Hamed Abdel-Samad: Französischer Verlag zieht islamkritisches Buch zurück

Im September sollte in Frankreich das umstrittene Buch „Der islamische Faschismus“ von Hamed Abdel-Samad erscheinen. Jetzt will der Verlag das Buch doch nicht veröffentlichen – aus Angst.

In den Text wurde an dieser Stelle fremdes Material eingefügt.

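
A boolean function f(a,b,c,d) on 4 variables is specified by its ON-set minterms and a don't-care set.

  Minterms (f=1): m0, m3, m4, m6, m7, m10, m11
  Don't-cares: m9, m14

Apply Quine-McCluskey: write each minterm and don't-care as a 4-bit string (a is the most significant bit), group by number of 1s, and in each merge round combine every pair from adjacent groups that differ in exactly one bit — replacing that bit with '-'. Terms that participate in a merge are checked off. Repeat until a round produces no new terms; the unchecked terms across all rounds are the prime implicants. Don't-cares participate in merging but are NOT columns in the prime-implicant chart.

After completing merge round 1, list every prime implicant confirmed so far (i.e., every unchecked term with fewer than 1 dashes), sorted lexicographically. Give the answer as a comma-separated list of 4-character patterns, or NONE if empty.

size-2^0 implicants → 0000(✓)  0011(✓)  0100(✓)  0110(✓)  0111(✓)  1001(✓)  1010(✓)  1011(✓)  1110(✓)
size-2^1 implicants → -011  -110  0-00  0-11  01-0  011-  1-10  10-1  101-
Unchecked terms (primes): -011, -110, 0-00, 0-11, 01-0, 011-, 1-10, 10-1, 101-

NONE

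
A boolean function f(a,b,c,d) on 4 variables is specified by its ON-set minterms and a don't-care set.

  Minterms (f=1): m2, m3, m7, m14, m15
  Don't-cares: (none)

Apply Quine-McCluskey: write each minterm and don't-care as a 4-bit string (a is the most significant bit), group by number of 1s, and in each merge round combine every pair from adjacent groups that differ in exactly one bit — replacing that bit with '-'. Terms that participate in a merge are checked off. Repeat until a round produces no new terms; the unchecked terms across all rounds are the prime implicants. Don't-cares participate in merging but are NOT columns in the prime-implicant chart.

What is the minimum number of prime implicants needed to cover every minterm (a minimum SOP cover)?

Round 0: 0010✓ 0011✓ 0111✓ 1110✓ 1111✓
Round 1: -111 0-11 001- 111-
PIs = {-111, 0-11, 001-, 111-}
Coverage chart:
  m2: 001- ←essential
  m3: 0-11,001-
  m7: -111,0-11
  m14: 111- ←essential
  m15: -111,111-
Essential: 001-, 111-
Petrick residual → -111
Min cover (3 terms): bcd + a'b'c + abc

3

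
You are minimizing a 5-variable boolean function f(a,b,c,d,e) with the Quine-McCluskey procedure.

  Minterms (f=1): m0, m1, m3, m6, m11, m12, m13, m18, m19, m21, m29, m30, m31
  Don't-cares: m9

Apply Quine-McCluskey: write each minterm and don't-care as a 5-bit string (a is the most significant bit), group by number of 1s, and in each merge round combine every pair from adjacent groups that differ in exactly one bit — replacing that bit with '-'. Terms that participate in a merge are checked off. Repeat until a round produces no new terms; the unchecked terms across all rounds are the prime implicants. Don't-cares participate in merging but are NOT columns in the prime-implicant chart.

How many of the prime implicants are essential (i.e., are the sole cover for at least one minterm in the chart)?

7

Round 0: 00000✓ 00001✓ 00011✓ 00110 01001✓ 01011✓ 01100✓ 01101✓ 10010✓ 10011✓ 10101✓ 11101✓ 11110✓ 11111✓
Round 1: -0011 -1101 0-001✓ 0-011✓ 000-1✓ 0000- 01-01 010-1✓ 0110- 1-101 1001- 111-1 1111-
Round 2: 0-0-1
PIs = {-0011, -1101, 0-0-1, 0000-, 00110, 01-01, 0110-, 1-101, 1001-, 111-1, 1111-}
Coverage chart:
  m0: 0000- ←essential
  m1: 0-0-1,0000-
  m3: -0011,0-0-1
  m6: 00110 ←essential
  m11: 0-0-1 ←essential
  m12: 0110- ←essential
  m13: -1101,01-01,0110-
  m18: 1001- ←essential
  m19: -0011,1001-
  m21: 1-101 ←essential
  m29: -1101,1-101,111-1
  m30: 1111- ←essential
  m31: 111-1,1111-
Essential: 0-0-1, 0000-, 00110, 0110-, 1-101, 1001-, 1111-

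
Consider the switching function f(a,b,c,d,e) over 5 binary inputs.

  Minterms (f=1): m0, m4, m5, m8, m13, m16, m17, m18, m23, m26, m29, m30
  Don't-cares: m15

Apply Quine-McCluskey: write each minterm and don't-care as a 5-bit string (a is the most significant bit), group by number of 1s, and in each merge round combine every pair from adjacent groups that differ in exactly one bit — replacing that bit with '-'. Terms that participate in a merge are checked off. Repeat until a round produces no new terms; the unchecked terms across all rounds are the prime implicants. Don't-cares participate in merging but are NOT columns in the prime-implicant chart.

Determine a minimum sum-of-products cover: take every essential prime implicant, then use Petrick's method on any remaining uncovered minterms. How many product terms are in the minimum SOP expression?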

[http://www.spiegel.de/kultur/literatur/hamed-abdel-samad-der-islamische-faschismus-erscheint-nicht-in-frankreich-a-1104945.html

  1. #1 von dirk am 27. Juli 2016 - 21:24

    Ich finde der Originaltitel ist etwas besser als die von SPON gekürzte Version.

    Der herausgeschnittene Teil

    „Diese Rechten hat es in Frankreich vor zwei Jahren nicht gegeben, als der Verlag die Rechte für das Buch erwarb!! Sie haben auch die Islamisten in Frankreich nicht daran hindern können, Bücher zu veröffentlichen und sie in den Moscheen zugänglich zu machen!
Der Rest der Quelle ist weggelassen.